Sekadau Kalbar, Suaraborneo.id – Satuan Polisi Pamong Praja (Satpol PP) Kabupaten Sekadau bersama perangkat daerah melaksanakan sosialisasi Peraturan Daerah (Perda) Nomor 2 Tahun 2025 tentang Ketenteraman, Ketertiban Umum, dan Perlindungan Masyarakat kepada para pelaku usaha malam di kawasan Pasar Baru Sekadau, Jumat (21/11/2025) malam.
Sosialisasi Peraturan Daerah (Perda) Nomor 2 Tahun 2025 tentang Ketenteraman, Ketertiban Umum, dan Perlindungan Masyarakat kepada para pelaku usaha malam di kawasan Pasar Baru Sekadau. (Foto:ist)
Sosialisasi ini digelar untuk meningkatkan pemahaman para pelaku usaha mengenai aturan terkait tertib lingkungan dan tertib sosial, sehingga tercipta suasana yang aman, nyaman, dan kondusif bagi masyarakat.

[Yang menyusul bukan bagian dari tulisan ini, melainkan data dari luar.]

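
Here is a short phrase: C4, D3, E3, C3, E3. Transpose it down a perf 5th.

F3 G2 A2 F2 A2

C4 gives F3
D3 gives G2
E3 gives A2
C3 gives F2
E3 gives A2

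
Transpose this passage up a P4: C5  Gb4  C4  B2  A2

F5 Cb5 F4 E3 D3

C5 -> F5
Gb4 -> Cb5
C4 -> F4
B2 -> E3
A2 -> D3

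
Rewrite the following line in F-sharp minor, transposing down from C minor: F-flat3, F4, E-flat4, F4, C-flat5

Bb2 B3 A3 B3 F4

C minor to F-sharp minor down is a diminished fifth, so every note moves down by that interval.
Fb3 to Bb2
F4 to B3
Eb4 to A3
F4 to B3
Cb5 to F4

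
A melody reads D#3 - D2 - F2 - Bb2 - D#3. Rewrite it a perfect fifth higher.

A#3 A2 C3 F3 A#3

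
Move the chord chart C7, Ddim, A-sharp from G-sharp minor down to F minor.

Bbb7 Cbdim G

G-sharp minor down to F minor is an augmented second; each chord root moves by that interval while the quality stays the same.
C7: root C down an augmented second → Bbb, giving Bbb7.
Ddim: root D down an augmented second → Cb, giving Cbdim.
A-sharp: root A-sharp down an augmented second → G, giving G.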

Kabid Keamanan dan Ketertiban Umum serta Perlindungan Masyarakat Satpol PP Sekadau, Al Sugito, menegaskan bahwa kegiatan ini merupakan bagian dari upaya pemerintah daerah dalam menegakkan ketertiban umum secara humanis.

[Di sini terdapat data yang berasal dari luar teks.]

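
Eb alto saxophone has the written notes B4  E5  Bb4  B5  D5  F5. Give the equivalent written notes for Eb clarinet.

B3 E4 Bb3 B4 D4 F4

First find concert pitch: the Eb alto saxophone sounds a major sixth below written, so B4 E5 Bb4 B5 D5 F5 sounds D4 G4 Db4 D5 F4 Ab4.
Then write for Eb clarinet: it sounds a minor third above written, so the part must be a minor third below concert.
D4 → B3
G4 → E4
Db4 → Bb3
D5 → B4
F4 → D4
Ab4 → F4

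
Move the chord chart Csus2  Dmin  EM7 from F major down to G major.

Dsus2 Emin F#M7

F major down to G major is a minor seventh; each chord root moves by that interval while the quality stays the same.
Csus2: root C down a minor seventh → D, giving Dsus2.
Dmin: root D down a minor seventh → E, giving Emin.
EM7: root E down a minor seventh → F#, giving F#M7.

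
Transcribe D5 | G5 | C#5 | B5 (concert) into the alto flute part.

G5 C6 F#5 E6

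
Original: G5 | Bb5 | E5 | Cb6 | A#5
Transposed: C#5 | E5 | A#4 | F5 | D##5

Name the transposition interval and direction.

down a diminished fifth

Take the first pair: G5 → C#5. G to C spans 5 letter names, so the interval is some kind of fifth.
C#5 to G5 is 6 semitones, which makes it a diminished fifth; the second version is lower, so the direction is down.
Checking another pair — A#5 → D##5 — gives the same interval.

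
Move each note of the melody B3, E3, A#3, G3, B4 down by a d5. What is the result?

B3 down a diminished fifth is E#3.
A diminished fifth down from E3 gives A#2.
A#3 down a diminished fifth is D##3.
G3: a fifth down reaches C, and 6 semitones makes it C#3.
B4: a fifth down reaches E, and 6 semitones makes it E#4.

E#3 A#2 D##3 C#3 E#4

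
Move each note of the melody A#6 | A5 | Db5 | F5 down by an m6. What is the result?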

“Ini adalah bentuk komitmen pemerintah daerah dalam menciptakan lingkungan yang aman, tertib, dan kondusif bagi seluruh lapisan masyarakat,” ujar Al Sugito.
Pada kesempatan itu, petugas Satpol PP memaparkan sejumlah ketentuan yang terdapat dalam Perda Trantibum dan Linmas. Untuk aspek tertib lingkungan, pelaku usaha diingatkan agar menjaga kebersihan, mengatur volume musik setelah pukul 22.00 WIB, serta mematuhi larangan penjualan minuman beralkohol di ruang publik dan tindakan mabuk-mabukan.

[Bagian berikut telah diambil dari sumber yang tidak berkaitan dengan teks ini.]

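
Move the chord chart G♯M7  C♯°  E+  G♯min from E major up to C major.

E major up to C major is a minor sixth; each chord root moves by that interval while the quality stays the same.
G♯M7: root G♯ up a minor sixth → E, giving EM7.
C♯°: root C♯ up a minor sixth → A, giving A°.
E+: root E up a minor sixth → C, giving C+.
G♯min: root G♯ up a minor sixth → E, giving Emin.

EM7 A° C+ Emin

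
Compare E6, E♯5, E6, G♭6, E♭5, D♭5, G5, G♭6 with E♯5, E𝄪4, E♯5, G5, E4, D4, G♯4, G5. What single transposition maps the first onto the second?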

Sedangkan pada aspek tertib sosial, masyarakat dan pelaku usaha diminta menghormati norma adat, etika, serta hukum yang berlaku. Larangan tindakan asusila serta segala bentuk aktivitas yang berpotensi mengganggu kenyamanan warga kembali ditegaskan sebagai tanggung jawab bersama.
“Kami berharap masyarakat dan pelaku usaha memahami bahwa menciptakan ketertiban bukan hanya tugas pemerintah, tetapi juga kewajiban kita semua untuk menjaga harmonisasi lingkungan,” tambahnya.
Sosialisasi dilakukan dengan pendekatan persuasif dan edukatif. Selain menerima penjelasan, para pelaku usaha juga diberi ruang untuk menyampaikan pertanyaan maupun masukan terkait jam operasional, kebersihan lingkungan, dan aturan penjualan minuman beralkohol. Petugas merespons secara terbuka, sehingga tercipta pemahaman yang selaras antara pemerintah dan pelaku usaha dalam penerapan Perda tersebut. (Tim/y)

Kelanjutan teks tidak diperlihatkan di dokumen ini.